Tiger by the fail
A farmer in Aberdeenshire, Scotland, went to check his cows and discovered a tiger in the cow shed. Photographs of said tiger were sent to the police, and an experienced sergeant confirmed it was definitely the real McCoy. Cue numerous units, including three armed response vehicles and a dog handler, sent to the farm to tackle the beast. Nervous radio updates said it was unclear if the tiger had eaten any cattle and "its ears were seen to twitch but other than that it was very settled". Eventually, the sergeant went on the air and declared it was actually a stuffed toy.
Way to make milk flow? Pull the other one
• Wildlife camera operator Gavin Thurston has shot footage for many of the best nature documentaries and revealed that he once sat for 12 hours a day, for 17 days, to try to film female lace goanna lizards returning to dig their newly hatched young from a termite mound in southeast Australia. After all that, did he get the shot? No! Thurston says he has intervened with mother nature but rarely.
• "I was filming green turtle hatchlings on the northwest coast of Australia — each nest produces around 80 hatchlings but only a handful make it even to the sea before being eaten by gulls. After six days of filming, myself and the producer both got up and ran down the beach scooping up the hatchlings in our T-shirts and took them down to the sea."

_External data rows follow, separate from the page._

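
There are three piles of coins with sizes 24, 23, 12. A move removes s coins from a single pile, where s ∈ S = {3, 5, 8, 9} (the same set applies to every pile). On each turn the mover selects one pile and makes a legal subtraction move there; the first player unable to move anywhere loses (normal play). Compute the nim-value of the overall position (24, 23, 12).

3

All piles use S = {3, 5, 8, 9}:
n :  0  1  2  3  4  5  6  7  8  9 10 11 12 13 14 15 16 17 18 19 20 21 22 23 24
G :  0  0  0  1  1  1  2  2  2  3  3  3  0  0  0  1  1  1  2  2  2  3  3  3  0
Pile A: G(24) = 0.
Pile B: G(23) = 3.
Pile C: G(12) = 0.
Combined Grundy value = 0 ⊕ 3 ⊕ 0 = 3.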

• While filming in Southern Sudan with the Dinka tribe he witnessed a woman blowing into the vagina of a cow. "When I raised the camera to film this extraordinary event, she shied away. I asked the interpreter to go and ask why she was doing that. Amazingly, the woman told us that the cow was not producing so much milk and that by blowing in its vagina the milk yield would increase." (Source: Reddit AMA).
Going out on perfect note
Dave Pitches writes: "Tonga, some time ago. A brass band on the back of a truck. Follow the gentle music to the wharf, where the casket is carefully transhipped to a small boat. As it moves away on this final voyage, the band get started on the hymn, Abide With Me. The soprano cornet hits the second verse, true and clear over the water — I can hear it still, 35 years later."